The company bought Contempo Marin in the 1990s and sued the city of San Rafael, claiming their mobile home rent control was unconstitutional. When the company won the first time, it tried to triple the rents.

"It could be that he's thinking that if we can get the place empty, we can do something else with the property," said Heine.

The court's decision cuts two ways, but ultimately homeowners lose in either one of them. It does protect rent control, but only for 10 years. And if a resident should sell before then, rent control is no longer in effect.

"It makes it impossible for me to sell my house at this point," said homeowner Steve Vincent.

This news has the worst kind of timing for Vincent and his wife. They want to sell and move out and they had a place in mind. But this court decision effectively dissolves their equity.
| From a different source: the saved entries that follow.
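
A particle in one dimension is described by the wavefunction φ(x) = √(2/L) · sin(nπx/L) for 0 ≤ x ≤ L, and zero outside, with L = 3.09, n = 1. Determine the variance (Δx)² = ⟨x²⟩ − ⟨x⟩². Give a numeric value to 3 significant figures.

Compute ⟨x⟩ and ⟨x²⟩ separately, then (Δx)² = ⟨x²⟩ − ⟨x⟩².
With sin²θ = (1 − cos2θ)/2 on 0 ≤ x ≤ L: ∫sin²(nπx/L) dx = L/2, ∫x·sin²(nπx/L) dx = L²/4, ∫x²·sin²(nπx/L) dx = L³·(1/6 − 1/(4n²π²)); higher powers xᵏ the same way, integrating xᵏ·cos(2nπx/L) by parts.
⟨x⟩ = 1.5450 and ⟨x²⟩ = 2.6990.
(Δx)² = 2.6990 − (1.5450)² = 0.31196.

0.312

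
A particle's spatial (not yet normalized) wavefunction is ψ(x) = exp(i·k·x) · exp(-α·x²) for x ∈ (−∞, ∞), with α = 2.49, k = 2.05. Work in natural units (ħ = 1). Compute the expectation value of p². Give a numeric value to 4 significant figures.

p² ψ = −ħ² d²ψ/dx²; ⟨p²⟩ = −ħ² ∫ ψ*·ψ'' dx / ∫|ψ|² dx.
Gaussian moments: ∫x^(2j)·e^(−2αx²) dx = (2j−1)!!/(4α)^j · √(π/(2α)), odd powers integrate to 0; here √(π/(2α)) = 0.79426. Derivatives: ψ′ = (ik − 2αx)·ψ, ψ″ = ((ik − 2αx)² − 2α)·ψ; the odd-in-x pieces drop out.
State is unnormalized: ∫|ψ|² dx = 0.79426, and ∫ψ*·(−ħ² ψ'') dx = 5.3156, so ⟨p²⟩ = 5.3156 / 0.79426.
⟨p²⟩ = 6.6925.

6.693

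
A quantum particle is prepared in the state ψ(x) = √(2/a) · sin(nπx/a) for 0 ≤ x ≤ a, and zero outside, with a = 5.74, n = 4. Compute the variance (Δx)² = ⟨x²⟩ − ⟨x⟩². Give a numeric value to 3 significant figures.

Compute ⟨x⟩ and ⟨x²⟩ separately, then (Δx)² = ⟨x²⟩ − ⟨x⟩².
With sin²θ = (1 − cos2θ)/2 on 0 ≤ x ≤ a: ∫sin²(nπx/a) dx = a/2, ∫x·sin²(nπx/a) dx = a²/4, ∫x²·sin²(nπx/a) dx = a³·(1/6 − 1/(4n²π²)); higher powers xᵏ the same way, integrating xᵏ·cos(2nπx/a) by parts.
⟨x⟩ = 2.8700 and ⟨x²⟩ = 10.878.
(Δx)² = 10.878 − (2.8700)² = 2.6413.

2.64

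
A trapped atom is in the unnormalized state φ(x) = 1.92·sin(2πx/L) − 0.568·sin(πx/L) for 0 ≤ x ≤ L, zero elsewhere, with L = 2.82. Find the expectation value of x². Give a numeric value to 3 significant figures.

3.31

⟨x²⟩ = ∫ x²·|φ|² dx / ∫|φ|² dx (integrals over the domain).
On 0 ≤ x ≤ L (j ≠ l): ∫sin²(jπx/L) dx = L/2, ∫sin(jπx/L)·sin(lπx/L) dx = 0; diagonal moments ∫x·sin²(jπx/L) dx = L²/4, ∫x²·sin²(jπx/L) dx = L³·(1/6 − 1/(4j²π²)); cross terms ∫x·sin(jπx/L)·sin(lπx/L) dx = 0 for j + l even and −4jlL²/(π²(j² − l²)²) for j + l odd, ∫x²·sin(jπx/L)·sin(lπx/L) dx = (−1)^(j+l)·4jlL³/(π²(j² − l²)²); higher powers the same way via product-to-sum and parts.
State is unnormalized: ∫|φ|² dx = 5.6527, and ∫φ*·x²·φ dx = 18.683, so ⟨x²⟩ = 18.683 / 5.6527.
⟨x²⟩ = 3.3051.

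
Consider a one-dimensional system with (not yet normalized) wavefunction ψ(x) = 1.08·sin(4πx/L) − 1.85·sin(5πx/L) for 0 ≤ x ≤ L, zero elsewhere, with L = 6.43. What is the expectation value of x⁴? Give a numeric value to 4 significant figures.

⟨x⁴⟩ = ∫ x⁴·|ψ|² dx / ∫|ψ|² dx (integrals over the domain).
On 0 ≤ x ≤ L (j ≠ l): ∫sin²(jπx/L) dx = L/2, ∫sin(jπx/L)·sin(lπx/L) dx = 0; diagonal moments ∫x·sin²(jπx/L) dx = L²/4, ∫x²·sin²(jπx/L) dx = L³·(1/6 − 1/(4j²π²)); cross terms ∫x·sin(jπx/L)·sin(lπx/L) dx = 0 for j + l even and −4jlL²/(π²(j² − l²)²) for j + l odd, ∫x²·sin(jπx/L)·sin(lπx/L) dx = (−1)^(j+l)·4jlL³/(π²(j² − l²)²); higher powers the same way via product-to-sum and parts.
State is unnormalized: ∫|ψ|² dx = 14.753, and ∫ψ*·x⁴·ψ dx = 8308.4, so ⟨x⁴⟩ = 8308.4 / 14.753.
⟨x⁴⟩ = 563.16.

563.2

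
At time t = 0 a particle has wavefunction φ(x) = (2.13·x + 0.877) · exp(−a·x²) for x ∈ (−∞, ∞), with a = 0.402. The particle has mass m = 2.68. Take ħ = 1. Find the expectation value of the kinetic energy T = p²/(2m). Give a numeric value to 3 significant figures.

0.193

T = −(ħ²/2m) d²/dx², so ⟨T⟩ = −(ħ²/2m) ∫ φ*·φ'' dx / ∫|φ|² dx; with m = 2.68.
Expand each integrand as polynomial × e^(−2ax²) and use ∫x^(2j)·e^(−2ax²) dx = (2j−1)!!/(4a)^j · √(π/(2a)), odd powers → 0; here √(π/(2a)) = 1.9767. Differentiate with the product rule, d/dx e^(−ax²) = −2ax·e^(−ax²).
State is unnormalized: ∫|φ|² dx = 7.0976, and ∫φ*·(−ħ²/2m · φ'') dx = 1.3689, so ⟨T⟩ = 1.3689 / 7.0976.
⟨T⟩ = 0.19287.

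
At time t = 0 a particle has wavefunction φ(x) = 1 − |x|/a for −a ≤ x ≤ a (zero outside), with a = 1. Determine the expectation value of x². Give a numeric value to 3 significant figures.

⟨x²⟩ = ∫ x²·|φ|² dx / ∫|φ|² dx (integrals over the domain).
φ is even, so ∫ over [−a, a] = 2∫₀ᵃ with φ = 1 − x/a there: ∫₀ᵃ (1 − x/a)² dx = a/3, ∫₀ᵃ x²(1 − x/a)² dx = a³/30, ∫₀ᵃ x⁴(1 − x/a)² dx = a⁵/105.
State is unnormalized: ∫|φ|² dx = 0.66667, and ∫φ*·x²·φ dx = 0.066667, so ⟨x²⟩ = 0.066667 / 0.66667.
⟨x²⟩ = 0.10000.

0.100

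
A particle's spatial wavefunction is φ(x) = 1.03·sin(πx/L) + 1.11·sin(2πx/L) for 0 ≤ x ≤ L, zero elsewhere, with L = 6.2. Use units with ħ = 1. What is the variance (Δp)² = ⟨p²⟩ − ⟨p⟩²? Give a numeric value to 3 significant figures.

Compute ⟨p⟩ and ⟨p²⟩ separately; (Δp)² = ⟨p²⟩ − ⟨p⟩².
d²/dx² sin(jπx/L) = −(jπ/L)²·sin(jπx/L); on 0 ≤ x ≤ L, ∫sin²(jπx/L) dx = L/2 and ∫sin(jπx/L)·sin(lπx/L) dx = 0 for j ≠ l, so only diagonal terms survive in ∫|φ|² and ∫φ·φ″; ∫φ·φ′ dx = [φ²/2] between the walls = 0.
Normalization: ∫|φ|² dx = 7.1083.
⟨p⟩ = 0.0000 and ⟨p²⟩ = 0.67064.
(Δp)² = 0.67064 − (0.0000)² = 0.67064.

0.671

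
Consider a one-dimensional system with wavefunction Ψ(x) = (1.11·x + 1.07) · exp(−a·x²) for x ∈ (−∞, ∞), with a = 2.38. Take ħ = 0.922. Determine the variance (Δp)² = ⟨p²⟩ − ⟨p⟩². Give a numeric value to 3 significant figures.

2.43

Compute ⟨p⟩ and ⟨p²⟩ separately; (Δp)² = ⟨p²⟩ − ⟨p⟩².
Expand each integrand as polynomial × e^(−2ax²) and use ∫x^(2j)·e^(−2ax²) dx = (2j−1)!!/(4a)^j · √(π/(2a)), odd powers → 0; here √(π/(2a)) = 0.81240. Differentiate with the product rule, d/dx e^(−ax²) = −2ax·e^(−ax²).
Normalization: ∫|Ψ|² dx = 1.0353.
⟨p⟩ = 0.0000 and ⟨p²⟩ = 2.4342.
(Δp)² = 2.4342 − (0.0000)² = 2.4342.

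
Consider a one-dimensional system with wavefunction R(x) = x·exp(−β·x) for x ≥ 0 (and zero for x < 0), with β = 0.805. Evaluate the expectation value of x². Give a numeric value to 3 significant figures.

4.63

⟨x²⟩ = ∫ x²·|R|² dx / ∫|R|² dx (integrals over the domain).
Every integrand reduces to terms xʲ·e^(−2βx) on [0, ∞); use ∫₀^∞ xʲ·e^(−2βx) dx = j!/(2β)^(j+1).
State is unnormalized: ∫|R|² dx = 0.47924, and ∫R*·x²·R dx = 2.2186, so ⟨x²⟩ = 2.2186 / 0.47924.
⟨x²⟩ = 4.6295.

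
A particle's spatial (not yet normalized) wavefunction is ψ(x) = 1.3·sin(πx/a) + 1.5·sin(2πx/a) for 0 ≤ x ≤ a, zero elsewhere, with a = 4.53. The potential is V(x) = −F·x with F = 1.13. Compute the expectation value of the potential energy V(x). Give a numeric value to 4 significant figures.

⟨V⟩ = ∫ V(x)·|ψ|² dx / ∫|ψ|² dx.
On 0 ≤ x ≤ a (j ≠ l): ∫sin²(jπx/a) dx = a/2, ∫sin(jπx/a)·sin(lπx/a) dx = 0; diagonal moments ∫x·sin²(jπx/a) dx = a²/4, ∫x²·sin²(jπx/a) dx = a³·(1/6 − 1/(4j²π²)); cross terms ∫x·sin(jπx/a)·sin(lπx/a) dx = 0 for j + l even and −4jla²/(π²(j² − l²)²) for j + l odd, ∫x²·sin(jπx/a)·sin(lπx/a) dx = (−1)^(j+l)·4jla³/(π²(j² − l²)²); higher powers the same way via product-to-sum and parts.
State is unnormalized: ∫|ψ|² dx = 8.9241, and ∫ψ*·V(x)·ψ dx = -14.696, so ⟨V⟩ = -14.696 / 8.9241.
⟨V⟩ = -1.6468.

-1.647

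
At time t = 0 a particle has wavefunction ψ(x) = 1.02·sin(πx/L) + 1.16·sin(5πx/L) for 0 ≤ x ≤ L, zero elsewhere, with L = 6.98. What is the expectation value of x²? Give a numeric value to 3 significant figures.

15.4

⟨x²⟩ = ∫ x²·|ψ|² dx / ∫|ψ|² dx (integrals over the domain).
On 0 ≤ x ≤ L (j ≠ l): ∫sin²(jπx/L) dx = L/2, ∫sin(jπx/L)·sin(lπx/L) dx = 0; diagonal moments ∫x·sin²(jπx/L) dx = L²/4, ∫x²·sin²(jπx/L) dx = L³·(1/6 − 1/(4j²π²)); cross terms ∫x·sin(jπx/L)·sin(lπx/L) dx = 0 for j + l even and −4jlL²/(π²(j² − l²)²) for j + l odd, ∫x²·sin(jπx/L)·sin(lπx/L) dx = (−1)^(j+l)·4jlL³/(π²(j² − l²)²); higher powers the same way via product-to-sum and parts.
State is unnormalized: ∫|ψ|² dx = 8.3271, and ∫ψ*·x²·ψ dx = 128.64, so ⟨x²⟩ = 128.64 / 8.3271.
⟨x²⟩ = 15.448.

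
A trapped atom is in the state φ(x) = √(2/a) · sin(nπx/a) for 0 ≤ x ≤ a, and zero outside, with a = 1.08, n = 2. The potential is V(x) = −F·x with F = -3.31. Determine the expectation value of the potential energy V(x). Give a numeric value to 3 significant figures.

⟨V⟩ = ∫ V(x)·|φ|² dx.
With sin²θ = (1 − cos2θ)/2 on 0 ≤ x ≤ a: ∫sin²(nπx/a) dx = a/2, ∫x·sin²(nπx/a) dx = a²/4, ∫x²·sin²(nπx/a) dx = a³·(1/6 − 1/(4n²π²)); higher powers xᵏ the same way, integrating xᵏ·cos(2nπx/a) by parts.
⟨V⟩ = 1.7874.

1.79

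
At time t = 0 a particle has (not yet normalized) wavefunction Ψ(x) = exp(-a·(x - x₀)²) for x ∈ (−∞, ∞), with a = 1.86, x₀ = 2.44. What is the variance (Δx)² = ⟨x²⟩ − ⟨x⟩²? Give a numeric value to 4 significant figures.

0.1344

Compute ⟨x⟩ and ⟨x²⟩ separately, then (Δx)² = ⟨x²⟩ − ⟨x⟩².
Gaussian moments (u = x − x₀): ∫u^(2j)·e^(−2au²) du = (2j−1)!!/(4a)^j · √(π/(2a)), odd powers integrate to 0; here √(π/(2a)) = 0.91897.
Normalization: ∫|Ψ|² dx = 0.91897.
⟨x⟩ = 2.4400 and ⟨x²⟩ = 6.0880.
(Δx)² = 6.0880 − (2.4400)² = 0.13441.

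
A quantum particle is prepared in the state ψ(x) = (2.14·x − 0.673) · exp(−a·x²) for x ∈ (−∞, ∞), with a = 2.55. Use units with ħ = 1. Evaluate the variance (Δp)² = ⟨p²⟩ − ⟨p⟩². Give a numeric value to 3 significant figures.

Compute ⟨p⟩ and ⟨p²⟩ separately; (Δp)² = ⟨p²⟩ − ⟨p⟩².
Expand each integrand as polynomial × e^(−2ax²) and use ∫x^(2j)·e^(−2ax²) dx = (2j−1)!!/(4a)^j · √(π/(2a)), odd powers → 0; here √(π/(2a)) = 0.78486. Differentiate with the product rule, d/dx e^(−ax²) = −2ax·e^(−ax²).
Normalization: ∫|ψ|² dx = 0.70787.
⟨p⟩ = 0.0000 and ⟨p²⟩ = 5.0888.
(Δp)² = 5.0888 − (0.0000)² = 5.0888.

5.09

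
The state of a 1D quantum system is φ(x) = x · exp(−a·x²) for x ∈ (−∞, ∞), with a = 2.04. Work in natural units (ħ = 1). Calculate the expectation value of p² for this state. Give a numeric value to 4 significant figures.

6.120

p² φ = −ħ² d²φ/dx²; ⟨p²⟩ = −ħ² ∫ φ*·φ'' dx / ∫|φ|² dx.
Expand each integrand as polynomial × e^(−2ax²) and use ∫x^(2j)·e^(−2ax²) dx = (2j−1)!!/(4a)^j · √(π/(2a)), odd powers → 0; here √(π/(2a)) = 0.87750. Differentiate with the product rule, d/dx e^(−ax²) = −2ax·e^(−ax²).
State is unnormalized: ∫|φ|² dx = 0.10754, and ∫φ*·(−ħ² φ'') dx = 0.65812, so ⟨p²⟩ = 0.65812 / 0.10754.
⟨p²⟩ = 6.1200.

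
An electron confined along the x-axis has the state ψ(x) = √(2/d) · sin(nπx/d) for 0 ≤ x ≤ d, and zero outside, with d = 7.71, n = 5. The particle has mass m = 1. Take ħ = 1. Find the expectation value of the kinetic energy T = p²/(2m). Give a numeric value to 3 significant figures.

2.08

T = −(ħ²/2m) d²/dx², so ⟨T⟩ = −(ħ²/2m) ∫ ψ*·ψ'' dx; with m = 1.
d/dx sin(nπx/d) = (nπ/d)·cos(nπx/d) and d²/dx² sin(nπx/d) = −(nπ/d)²·sin(nπx/d); on 0 ≤ x ≤ d, ∫sin²(nπx/d) dx = d/2 and ∫sin(nπx/d)·cos(nπx/d) dx = 0.
⟨T⟩ = 2.0754.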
And there are larger implications. Zell's company owns some 300 mobile parks, including 30 in California. Residents worry that this court decision might set a precedent.

If this one stands, the defeat of the rent control ordinance, then others are going to topple," said Heine.

The management of Contempo Marin did not go on camera, but issued a statement saying: "We are very happy with this ruling. In terms of broader implications, the decision addressed only the San Rafael ordinance, but raises serious issues about rent control in California."

An attorney representing San Rafael says the city has yet to decide whether it will or will not appeal.